The midsole is composed of EVA foam with a TPU Everun heel insert. The Everun gives some additional cushioning and energy return to the shoe. The midsole stack heights are 20mm at the toe and 24mm at the heel, giving an offset of 4mm. The insole adds another 5mm to the total stack height.
The entire outside is high-abrasion rubber, with 4mm deep lugs. The centreline of the sole contains black chevron-shaped inserts made of Vibram’s Arctic Grip material, which is intended to provide better traction on ice. It feels harder than the high-abrasion rubber in the rest of the outsole. It felt a little porous, like charcoal. The outsole is full contact, with no mid-foot cutouts.
I weighed the Razor at 288g (10.3oz) for one shoe. I think that’s excellent, considering it has multi-part, winterized upper and a variable tread, full coverage outsole.
The overall cushioning level is high, similar to the Ride 9 or Triumph. There is plenty of heel cushioning and a moderate level of forefoot cushion. The midsole is moderately stiff, making the transition a little clunky.
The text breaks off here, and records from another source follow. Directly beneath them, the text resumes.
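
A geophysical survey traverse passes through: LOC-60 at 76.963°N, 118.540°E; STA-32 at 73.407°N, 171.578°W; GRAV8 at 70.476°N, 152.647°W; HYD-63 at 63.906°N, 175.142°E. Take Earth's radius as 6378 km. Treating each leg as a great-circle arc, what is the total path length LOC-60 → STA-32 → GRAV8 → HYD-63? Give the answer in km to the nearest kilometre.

4174 km

LOC-60→STA-32: c = 0.298384 rad, d = 1903.09 km
STA-32→GRAV8: c = 0.113819 rad, d = 725.94 km
GRAV8→HYD-63: c = 0.242217 rad, d = 1544.86 km
Total = 1903.09 + 725.94 + 1544.86 = 4173.89 km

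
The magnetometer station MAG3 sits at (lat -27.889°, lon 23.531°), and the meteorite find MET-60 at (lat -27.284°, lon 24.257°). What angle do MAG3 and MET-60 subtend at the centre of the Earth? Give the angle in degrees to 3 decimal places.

Δφ = 0.6050°,  Δλ = 0.7260°
a = sin²(Δφ/2) + cos φ₁ cos φ₂ sin²(Δλ/2) = 0.000059
c = 2·arcsin(√a) = 0.015415 rad = 0.8832°

0.883°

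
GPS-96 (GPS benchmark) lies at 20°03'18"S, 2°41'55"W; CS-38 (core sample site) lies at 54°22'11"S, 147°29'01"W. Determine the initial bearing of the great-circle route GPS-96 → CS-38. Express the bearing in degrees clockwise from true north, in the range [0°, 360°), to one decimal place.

GPS-96: φ = -20.05500°, λ = -2.69861°
CS-38: φ = -54.36972°, λ = -147.48361°
Δλ = -144.7850°
y = sin Δλ · cos φ₂ = -0.335927
x = cos φ₁ sin φ₂ − sin φ₁ cos φ₂ cos Δλ = -0.926719
θ = atan2(y, x) = -160.0749° → 199.9251° (mod 360°)

199.9°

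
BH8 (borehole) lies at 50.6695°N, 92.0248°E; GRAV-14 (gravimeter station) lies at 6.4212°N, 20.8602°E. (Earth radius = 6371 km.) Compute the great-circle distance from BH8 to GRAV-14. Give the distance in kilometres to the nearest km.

8134 km

Δφ = -44.2483°,  Δλ = -71.1646°
a = sin²(Δφ/2) + cos φ₁ cos φ₂ sin²(Δλ/2) = 0.355079
c = 2·arcsin(√a) = 1.276734 rad = 73.1515°
d = R·c = 6371 × 1.276734 = 8134.1 km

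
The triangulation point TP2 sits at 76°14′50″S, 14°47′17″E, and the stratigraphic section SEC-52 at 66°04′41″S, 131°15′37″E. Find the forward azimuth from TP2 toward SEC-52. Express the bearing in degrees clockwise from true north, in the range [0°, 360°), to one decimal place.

137.3°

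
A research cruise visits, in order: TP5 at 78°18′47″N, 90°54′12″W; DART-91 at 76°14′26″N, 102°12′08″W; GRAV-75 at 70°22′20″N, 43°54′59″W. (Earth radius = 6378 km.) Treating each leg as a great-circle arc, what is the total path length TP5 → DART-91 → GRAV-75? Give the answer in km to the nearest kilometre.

2240 km

TP5: φ = +78.31306°, λ = -90.90333°
DART-91: φ = +76.24056°, λ = -102.20222°
GRAV-75: φ = +70.37222°, λ = -43.91639°
TP5→DART-91: c = 0.056362 rad, d = 359.48 km
DART-91→GRAV-75: c = 0.294787 rad, d = 1880.15 km
Total = 359.48 + 1880.15 = 2239.63 km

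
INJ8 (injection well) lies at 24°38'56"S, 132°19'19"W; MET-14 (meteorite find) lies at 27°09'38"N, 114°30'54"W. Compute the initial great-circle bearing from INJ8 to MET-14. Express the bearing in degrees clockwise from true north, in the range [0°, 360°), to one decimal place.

INJ8: φ = -24.64889°, λ = -132.32194°
MET-14: φ = +27.16056°, λ = -114.51500°
Δλ = 17.8069°
y = sin Δλ · cos φ₂ = 0.272089
x = cos φ₁ sin φ₂ − sin φ₁ cos φ₂ cos Δλ = 0.768182
θ = atan2(y, x) = 19.5041° → 19.5041° (mod 360°)

19.5°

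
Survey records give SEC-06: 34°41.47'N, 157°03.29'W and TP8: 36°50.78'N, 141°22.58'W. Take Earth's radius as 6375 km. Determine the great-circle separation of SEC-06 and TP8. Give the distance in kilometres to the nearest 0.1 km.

1433.9 km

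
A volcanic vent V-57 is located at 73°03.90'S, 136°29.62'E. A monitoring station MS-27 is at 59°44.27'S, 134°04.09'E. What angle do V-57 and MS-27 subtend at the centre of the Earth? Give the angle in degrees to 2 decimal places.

V-57: φ = -73.06500°, λ = +136.49367°
MS-27: φ = -59.73783°, λ = +134.06817°
Δφ = 13.3272°,  Δλ = -2.4255°
a = sin²(Δφ/2) + cos φ₁ cos φ₂ sin²(Δλ/2) = 0.013531
c = 2·arcsin(√a) = 0.233173 rad = 13.3598°

13.36°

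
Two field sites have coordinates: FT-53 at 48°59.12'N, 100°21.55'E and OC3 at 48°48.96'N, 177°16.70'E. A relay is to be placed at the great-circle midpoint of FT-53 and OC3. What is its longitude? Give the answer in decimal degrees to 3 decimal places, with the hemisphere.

FT-53: φ = +48.98533°, λ = +100.35917°
OC3: φ = +48.81600°, λ = +177.27833°
Bx = cos φ₂ cos Δλ = 0.149031,  By = cos φ₂ sin Δλ = 0.641393
φₘ = atan2(sin φ₁ + sin φ₂, √((cos φ₁ + Bx)² + By²)) = 55.66380°
λₘ = λ₁ + atan2(By, cos φ₁ + Bx) = 138.89584°

138.896°E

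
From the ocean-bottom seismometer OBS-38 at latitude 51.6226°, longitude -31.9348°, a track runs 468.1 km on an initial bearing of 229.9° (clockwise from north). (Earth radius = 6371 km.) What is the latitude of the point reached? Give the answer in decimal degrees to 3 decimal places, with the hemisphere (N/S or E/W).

δ = d/R = 468.1/6371 = 0.073474 rad
φ₂ = arcsin(sin φ₁ cos δ + cos φ₁ sin δ cos θ)
   = arcsin(0.78394·0.99730 + 0.62084·0.07341·-0.64412) = 48.80461°
λ₂ = λ₁ + atan2(sin θ sin δ cos φ₁, cos δ − sin φ₁ sin φ₂) = -36.82545°

48.805°N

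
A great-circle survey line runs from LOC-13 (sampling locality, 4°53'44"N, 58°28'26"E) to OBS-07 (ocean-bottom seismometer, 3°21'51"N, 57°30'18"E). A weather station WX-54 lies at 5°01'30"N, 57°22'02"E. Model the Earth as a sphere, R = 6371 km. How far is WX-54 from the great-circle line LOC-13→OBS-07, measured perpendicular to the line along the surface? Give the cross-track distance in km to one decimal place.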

The combination of stiffness, midsole volume and lugged tread results in a fairly isolated feel.
There is a prodigious amount of traction in dirt, mud, snow and wet streets. I tested the snow on a variety of ice surfaces, from rough snow and ice trails, to flat “skating rink” ice surfaces. I found that the Arctic Grip subjectively provided additional traction, compared to regular rubber. I noticed there was more traction if I landed flat-footed to maximize the amount of Arctic Grip tread in contact with the ice. As I flexed and pushed off, less outsole was in contact with the ground. Combined with the additional push-off force, the reduced sole contact resulted in some slip in push off.
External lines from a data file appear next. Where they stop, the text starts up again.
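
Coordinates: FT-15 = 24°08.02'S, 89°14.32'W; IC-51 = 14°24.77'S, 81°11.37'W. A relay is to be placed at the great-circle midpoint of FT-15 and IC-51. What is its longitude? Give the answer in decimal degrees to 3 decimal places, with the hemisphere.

FT-15: φ = -24.13367°, λ = -89.23867°
IC-51: φ = -14.41283°, λ = -81.18950°
Bx = cos φ₂ cos Δλ = 0.958986,  By = cos φ₂ sin Δλ = 0.135616
φₘ = atan2(sin φ₁ + sin φ₂, √((cos φ₁ + Bx)² + By²)) = -19.31733°
λₘ = λ₁ + atan2(By, cos φ₁ + Bx) = -85.09422°

85.094°W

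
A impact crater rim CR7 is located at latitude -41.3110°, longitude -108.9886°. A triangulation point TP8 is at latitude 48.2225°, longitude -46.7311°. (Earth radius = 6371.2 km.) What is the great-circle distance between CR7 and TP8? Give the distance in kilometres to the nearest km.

11679 km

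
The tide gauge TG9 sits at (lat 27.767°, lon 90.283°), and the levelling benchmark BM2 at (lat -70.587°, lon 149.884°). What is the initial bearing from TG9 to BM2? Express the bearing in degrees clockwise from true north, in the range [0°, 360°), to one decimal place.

162.6°

Δλ = 59.6010°
y = sin Δλ · cos φ₂ = 0.286681
x = cos φ₁ sin φ₂ − sin φ₁ cos φ₂ cos Δλ = -0.912898
θ = atan2(y, x) = 162.5659° → 162.5659° (mod 360°)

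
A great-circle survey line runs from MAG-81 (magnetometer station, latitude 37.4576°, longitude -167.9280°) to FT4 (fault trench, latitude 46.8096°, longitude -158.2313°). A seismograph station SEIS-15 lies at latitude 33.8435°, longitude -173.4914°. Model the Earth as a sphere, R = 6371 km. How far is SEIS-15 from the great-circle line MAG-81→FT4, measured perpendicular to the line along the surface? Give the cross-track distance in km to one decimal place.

δ₁₃ = central angle MAG-81→SEIS-15 = 0.100982 rad  (haversine)
θ₁₃ = bearing MAG-81→SEIS-15 = 233.009°,  θ₁₂ = bearing MAG-81→FT4 = 34.387°
dₓₜ = R·arcsin(sin δ₁₃ · sin(θ₁₃ − θ₁₂)) = 6371·arcsin(0.10081·sin(198.622°)) = -205.131 km
|dₓₜ| = 205.131 km

205.1 km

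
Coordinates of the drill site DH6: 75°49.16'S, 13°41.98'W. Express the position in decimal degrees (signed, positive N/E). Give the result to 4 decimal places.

-75.8193°, -13.6997°

lat: 75.8193° S → -75.8193°
lon: 13.6997° W → -13.6997°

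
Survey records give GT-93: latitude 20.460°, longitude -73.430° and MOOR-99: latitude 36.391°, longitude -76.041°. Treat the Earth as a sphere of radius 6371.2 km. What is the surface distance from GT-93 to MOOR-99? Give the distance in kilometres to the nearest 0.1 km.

Δφ = 15.9310°,  Δλ = -2.6110°
a = sin²(Δφ/2) + cos φ₁ cos φ₂ sin²(Δλ/2) = 0.019595
c = 2·arcsin(√a) = 0.280887 rad = 16.0936°
d = R·c = 6371.2 × 0.280887 = 1789.6 km

1789.6 km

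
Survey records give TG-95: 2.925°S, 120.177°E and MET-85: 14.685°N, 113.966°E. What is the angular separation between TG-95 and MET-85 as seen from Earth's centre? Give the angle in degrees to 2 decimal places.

Δφ = 17.6100°,  Δλ = -6.2110°
a = sin²(Δφ/2) + cos φ₁ cos φ₂ sin²(Δλ/2) = 0.026266
c = 2·arcsin(√a) = 0.325574 rad = 18.6540°

18.65°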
The big question is – does this Arctic Grip stuff work? The answer is yes. It is not magical unlimited grip but will provide some additional security in slippery conditions and particularly on bare, wet ice. Unlike spikes, it allows the shoes to feel normal on bare pavement and wearable indoors without ruining the floors.
I admit my grip evaluation is subjective and based on my experiences with a conventional shoe on icy surfaces that tend to have zero grip. It is not a direct comparison without a “control shoe” with the exact same outsole, sans Arctic Grip.
The high-cut outer was easy to adapt to. It doesn’t get in the way or limit ankle motion. Since it is flexible, it does not provide any additional ankle support. The outer shell adds considerable warmth to the shoe, which is of course, welcome in the winter. I ran and splashed through some seriously deep puddles and my feet stayed warm and dry.
The fit was short and had a slightly narrow forefoot for my men’s size 9.0 example. Depending on the shape of your forefoot, I recommend considering sizing a half-size up.
This is a specialized product and in that role, it excels in winter conditions. It combines a good neutral shoe with a high-cut weatherproof shell and outsole with some serious grip. It is not cheap at $220 CDN, but justified, considering the materials and level of technology present. The Razor ICE+ is a superior winter shoe in tough conditions and will outperform virtually all road shoes and many trail shoes on snow and ice.